El coaching ejecutivo es un proceso mediante el cual el mentor ayuda a sus clientes a desarrollar habilidades clave, mejorar su motivación y obtener mayor rendimiento.

El trabajo de un coach es siempre inspirador y motivacional. Los coachs impulsan a sus clientes para alcanzar su máximo potencial personal y profesional. Pueden ser profesionales que conocen bien un determinado sector, o bien proceder de diferentes disciplinas (psicólogos, abogados, deportistas, etc) y compartir sus vivencias y conocimientos.

Cuando las cosas van demasiado rápido, lo que es frecuente en el mundo de los negocios, el coach ayuda a mantener los pies en el suelo. Hace ver a sus clientes los desafíos obvios y lo no tan obvios, y les dota de las habilidades soft que les ayuden a progresar en el negocio y en su vida personal.


Sea cual sea su industria o su ubicación, cualquier líder o responsable de equipo puede beneficiarse de las enseñanzas personalizadas y aceleradas del coach. El programa se adaptará a las necesidades personales de cada caso, con el fin de maximizar impacto y rendimiento.

¿Cuándo contratar a un coach ejecutivo?

El coaching ejecutivo puede utilizarse en cualquier momento de la carrera de un líder o directivo (no solo cuando las cosas van mal), aunque puede ser más productivo en momentos de cambios o transiciones. El coaching tanto puede hacer que el cambio se materialice -mediante promociones, movimientos laborales, cambios de estrategia, etc- como ayudar a navegar en la transición.

Las empresas pueden recurrir a los servicios de un coach en múltiples situaciones, pero básicamente lo hacen por alguna de estas razones:

  • Quieren desarrollar talento: antes, se recurría al coach para tapar los agujeros creados por un mal liderazgo. La visión es ahora mucho más positiva, y el coach se ve como una manera de recompensar, motivar y retener el talento clave en la organización.

  • Quieren mejorar sus resultados: por muy bien que vayan las cosas en una empresa, siempre hay espacio para mejorar. Es durante los tiempos de bonanza cuando muchos profesionales ven el momento de invertir en el crecimiento personal y profesional. Si las cosas van mal, empezarán a pensar en otro tipo de desenlaces.

  • Quieren mejorar el liderazgo: el coaching ayuda a desarrollar visión y conciencia, cualidades imprescindibles para liderar el trabajo en equipo e inspirar confianza. Los ejecutivos renovados o reforzados por el coaching se emplean con más vigor, rapidez y eficiencia, para beneficio personal y de la compañía.

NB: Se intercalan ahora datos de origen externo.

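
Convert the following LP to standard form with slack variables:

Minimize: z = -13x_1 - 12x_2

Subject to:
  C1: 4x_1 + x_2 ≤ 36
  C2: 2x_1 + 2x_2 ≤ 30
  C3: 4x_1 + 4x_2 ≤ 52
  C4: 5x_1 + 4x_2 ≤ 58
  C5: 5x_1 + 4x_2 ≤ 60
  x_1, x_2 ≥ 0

min z = -13x_1 - 12x_2

s.t.
  4x_1 + x_2 + s1 = 36
  2x_1 + 2x_2 + s2 = 30
  4x_1 + 4x_2 + s3 = 52
  5x_1 + 4x_2 + s4 = 58
  5x_1 + 4x_2 + s5 = 60
  x_1, x_2, s1, s2, s3, s4, s5 ≥ 0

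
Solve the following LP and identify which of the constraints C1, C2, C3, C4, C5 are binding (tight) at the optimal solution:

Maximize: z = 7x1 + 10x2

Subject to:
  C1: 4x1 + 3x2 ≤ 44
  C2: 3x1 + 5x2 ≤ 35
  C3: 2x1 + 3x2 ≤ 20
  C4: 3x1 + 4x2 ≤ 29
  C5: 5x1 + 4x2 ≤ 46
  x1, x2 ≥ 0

At x1 = 7, x2 = 2, compute slack b - a·x for each constraint:
  C1: 44 − 34 = 10  (slack)
  C2: 35 − 31 = 4  (slack)
  C3: 20 − 20 = 0  (binding)
  C4: 29 − 29 = 0  (binding)
  C5: 46 − 43 = 3  (slack)

Optimal: x1 = 7, x2 = 2
Binding: C3, C4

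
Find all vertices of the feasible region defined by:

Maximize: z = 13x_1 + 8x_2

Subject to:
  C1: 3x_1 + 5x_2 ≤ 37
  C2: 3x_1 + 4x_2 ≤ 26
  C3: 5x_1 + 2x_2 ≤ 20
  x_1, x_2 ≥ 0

(0, 0), (4, 0), (2, 5), (0, 6.5)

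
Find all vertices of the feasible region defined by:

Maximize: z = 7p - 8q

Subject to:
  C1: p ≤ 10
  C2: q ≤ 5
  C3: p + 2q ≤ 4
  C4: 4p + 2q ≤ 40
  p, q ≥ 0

(0, 0), (4, 0), (0, 2)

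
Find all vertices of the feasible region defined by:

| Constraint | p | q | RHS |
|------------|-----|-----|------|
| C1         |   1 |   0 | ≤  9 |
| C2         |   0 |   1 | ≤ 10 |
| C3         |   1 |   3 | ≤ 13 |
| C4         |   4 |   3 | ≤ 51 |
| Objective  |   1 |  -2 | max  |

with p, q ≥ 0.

(0, 0), (9, 0), (9, 1.333), (0, 4.333)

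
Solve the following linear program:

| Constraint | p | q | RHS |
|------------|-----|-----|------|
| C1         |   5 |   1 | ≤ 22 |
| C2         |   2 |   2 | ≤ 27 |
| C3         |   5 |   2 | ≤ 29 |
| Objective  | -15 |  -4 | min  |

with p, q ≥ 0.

Evaluate the objective at each vertex of the feasible region:
  z(0, 0) = 0
  z(4.4, 0) = -66
  z(3, 7) = -73  ←
  z(0.6667, 12.83) = -61.33
  z(0, 13.5) = -54
The minimum is at p = 3, q = 7.

p = 3, q = 7, z = -73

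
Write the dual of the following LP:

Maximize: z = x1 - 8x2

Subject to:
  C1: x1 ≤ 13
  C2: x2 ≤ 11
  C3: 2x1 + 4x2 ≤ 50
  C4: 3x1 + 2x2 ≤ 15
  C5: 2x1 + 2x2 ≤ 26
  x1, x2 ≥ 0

Primal max cᵀx s.t. Ax ≤ b, x ≥ 0  →  Dual min bᵀy s.t. Aᵀy ≥ c, y ≥ 0.

Minimize: z = 13y1 + 11y2 + 50y3 + 15y4 + 26y5

Subject to:
  y1 + 2y3 + 3y4 + 2y5 ≥ 1
  y2 + 4y3 + 2y4 + 2y5 ≥ -8
  y1, y2, y3, y4, y5 ≥ 0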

  • Quieren un feedback sincero: el coaching suele desarrollarse a través de sesiones individuales y confidenciales, en las que todas las cartas se colocan sobre la mesa. Para que la relación sea fluida y productiva, el coach debe transmitir sus impresiones sin cortapisas. Además, el éxito del cliente supone también su éxito profesional, por lo que su implicación será siempre máxima.

El coaching ejecutivo es clave para crear equipos y profesionales top. Si quieren obtener el máximo rendimiento, las empresas necesitan descartar la concepción punitiva o “apaga fuegos” del coaching, y entenderlo como una solución para optimizar el talento y la contribución de cada empleado.